Mais derrière ce succès populaire, certains déséquilibres restent visibles. Les stands institutionnels occupent une grande superficie, face à une présence insuffisante de grandes maisons d’édition étrangères. Cette situation s’explique en partie par le faible pouvoir d’achat d’une large partie des Marocains, pour qui l’achat de livres demeure souvent un luxe.
Les enfants et les adolescents constituent une part essentielle des visiteurs. Les espaces qui leur sont destinés attirent fortement, donnant au Salon une ambiance familiale et pédagogique. Mais cette présence massive pose aussi une question : comment transformer cette curiosité ponctuelle en véritable habitude de lecture ?
Car le défi du livre ne se gagne pas uniquement pendant quelques jours de Salon. Il commence à l’école, se poursuit dans la famille et doit être encouragé par les bibliothèques, les enseignants et les parents. Le SIEL ne doit pas être seulement une sortie annuelle, mais le prolongement d’une vraie politique nationale de lecture.
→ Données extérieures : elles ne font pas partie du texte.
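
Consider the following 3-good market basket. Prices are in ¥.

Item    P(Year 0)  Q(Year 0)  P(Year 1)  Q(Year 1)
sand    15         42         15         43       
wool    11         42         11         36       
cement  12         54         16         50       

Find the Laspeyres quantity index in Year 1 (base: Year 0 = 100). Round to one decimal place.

94.3

Laspeyres quantity index uses base-period prices as weights.
ΣP(Year 0)·Q(Year 1) = 15×43 + 11×36 + 12×50 = 645 + 396 + 600 = 1641
ΣP(Year 0)·Q(Year 0) = 15×42 + 11×42 + 12×54 = 630 + 462 + 648 = 1740
Index = 1641 / 1740 × 100 = 94.3103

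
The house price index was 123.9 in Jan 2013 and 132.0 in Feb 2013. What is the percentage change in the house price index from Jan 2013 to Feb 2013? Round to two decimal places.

6.54%

Change = (132.0 − 123.9) / 123.9 × 100
       = 8.1 / 123.9 × 100 = 6.5375%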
L’autre obstacle majeur reste le prix du livre. Pour encourager l’achat, des remises plus importantes, des chèques-livres pour les élèves et étudiants, ou encore des aides ciblées pourraient donner un nouveau souffle au secteur.
Enfin, le monde du livre ne peut ignorer le numérique. Livres électroniques, plateformes de lecture, livres audio et contenus adaptés aux jeunes lecteurs connectés peuvent élargir l’accès au savoir.
Le SIEL vise les 500.000 visiteurs en 2026. L’ambition est réelle. Mais pour que le livre retrouve pleinement sa place, il faudra dépasser la simple vitrine culturelle et bâtir une stratégie durable, accessible et moderne.